Meskipun demikian, masyarakat sering merasakan suhu yang sangat terik dan gerah di berbagai wilayah Indonesia. BMKG menjelaskan bahwa sensasi panas tersebut dipicu oleh faktor-faktor meteorologis dan klimatologis yang berbeda dari fenomena gelombang panas di Eropa.
Hal ini disampaikan langsung oleh Deputi Bidang Klimatologi BMKG, Ardhasena Sopaheluwakan, dalam keterangan resminya.

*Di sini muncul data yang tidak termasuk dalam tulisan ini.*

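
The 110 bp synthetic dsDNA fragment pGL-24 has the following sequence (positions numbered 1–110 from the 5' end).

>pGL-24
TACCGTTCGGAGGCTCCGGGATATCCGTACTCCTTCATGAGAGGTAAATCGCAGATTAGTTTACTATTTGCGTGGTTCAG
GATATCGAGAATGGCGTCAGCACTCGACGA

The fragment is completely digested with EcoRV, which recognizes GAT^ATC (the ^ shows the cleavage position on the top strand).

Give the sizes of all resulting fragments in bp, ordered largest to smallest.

61, 27, 22 bp

EcoRV sites (GATATC) start at positions 20, 81.
EcoRV cuts after base 3 of each site, so after positions 22, 83.
Linear molecule, 2 cuts → 3 fragments:
  1–22 → 22 bp
  23–83 → 61 bp
  84–110 → 27 bp
Sorted largest to smallest: 61, 27, 22 bp.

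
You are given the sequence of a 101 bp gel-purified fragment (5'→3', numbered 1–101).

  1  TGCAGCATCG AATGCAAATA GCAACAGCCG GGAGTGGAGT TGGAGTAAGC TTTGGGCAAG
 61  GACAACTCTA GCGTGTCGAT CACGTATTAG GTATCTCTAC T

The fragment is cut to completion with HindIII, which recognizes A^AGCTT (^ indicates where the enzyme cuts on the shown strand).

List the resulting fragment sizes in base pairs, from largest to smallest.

54, 47 bp

The HindIII site (AAGCTT) starts at position 47.
HindIII cuts after the first base of each site, so after position 47.
Linear molecule, 1 cut → 2 fragments:
  1–47 → 47 bp
  48–101 → 54 bp
Sorted largest to smallest: 54, 47 bp.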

Penjelasan ini bertujuan untuk memberikan pemahaman yang akurat kepada publik mengenai perbedaan dinamika cuaca antara Indonesia dan Eropa.

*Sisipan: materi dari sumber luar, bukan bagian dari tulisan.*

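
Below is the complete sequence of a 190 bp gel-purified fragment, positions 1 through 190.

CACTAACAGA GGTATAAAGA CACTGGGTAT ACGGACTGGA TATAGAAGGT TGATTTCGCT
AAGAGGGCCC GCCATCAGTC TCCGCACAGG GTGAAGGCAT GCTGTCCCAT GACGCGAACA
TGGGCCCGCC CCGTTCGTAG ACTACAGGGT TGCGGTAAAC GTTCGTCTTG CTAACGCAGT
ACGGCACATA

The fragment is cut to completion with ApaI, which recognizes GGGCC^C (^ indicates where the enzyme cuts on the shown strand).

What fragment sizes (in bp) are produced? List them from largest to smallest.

69, 64, 57 bp

ApaI sites (GGGCCC) start at positions 65, 122.
ApaI cuts after base 5 of each site (before the last base), so after positions 69, 126.
Linear molecule, 2 cuts → 3 fragments:
  1–69 → 69 bp
  70–126 → 57 bp
  127–190 → 64 bp
Sorted largest to smallest: 69, 64, 57 bp.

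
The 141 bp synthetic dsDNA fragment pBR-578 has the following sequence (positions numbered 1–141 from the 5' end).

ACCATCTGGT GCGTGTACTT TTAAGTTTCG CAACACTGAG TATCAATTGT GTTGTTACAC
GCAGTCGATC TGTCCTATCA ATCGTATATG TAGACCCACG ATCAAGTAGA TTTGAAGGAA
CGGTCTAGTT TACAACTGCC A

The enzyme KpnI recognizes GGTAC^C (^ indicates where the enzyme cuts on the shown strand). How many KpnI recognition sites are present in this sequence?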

Secara klimatologis, Ardhasena menggarisbawahi bahwa Indonesia memiliki bentang alam unik yang meminimalkan peluang terjadinya gelombang panas ekstrem. Karakteristik geografis sebagai negara kepulauan menjadi kunci utama dalam menjaga stabilitas suhu udara sepanjang tahun.
"Secara klimatologis, Indonesia tidak berpotensi mengalami gelombang panas (heatwave) ekstrem dengan karakteristik yang sama seperti di Eropa. Meskipun Indonesia sering mengalami cuaca yang terasa sangat terik dan gerah, fenomena tersebut memiliki penyebab dan karakteristik yang berbeda," ujar Ardhasena kepada Bloomberg Technoz, Selasa (7/7).
Faktor penstabil suhu utama berasal dari keberadaan lautan yang mengelilingi sebagian besar wilayah Indonesia. Ardhasena memaparkan data bahwa sekitar 70% wilayah yurisdiksi Indonesia didominasi oleh perairan laut.
Laut bertindak sebagai penyerap panas alami atau yang dikenal sebagai thermal buffer. Proses penyerapan panas oleh laut berlangsung secara bertahap, kemudian panas tersebut dilepaskan melalui penguapan, menjaga suhu di daratan agar tidak melonjak drastis.
Berkat peran lautan ini, suhu udara di daratan Indonesia cenderung lebih stabil. Hal ini berbeda signifikan dengan kawasan Eropa yang banyak terdiri dari daratan luas, di mana suhu kerap melampaui ambang batas 40 derajat Celsius saat terjadi gelombang panas.
Perbedaan mendasar lainnya terletak pada dinamika atmosfer di wilayah ekuator Indonesia. Ardhasena menjelaskan bahwa pemicu gelombang panas di Eropa umumnya berbeda dengan apa yang dialami Indonesia.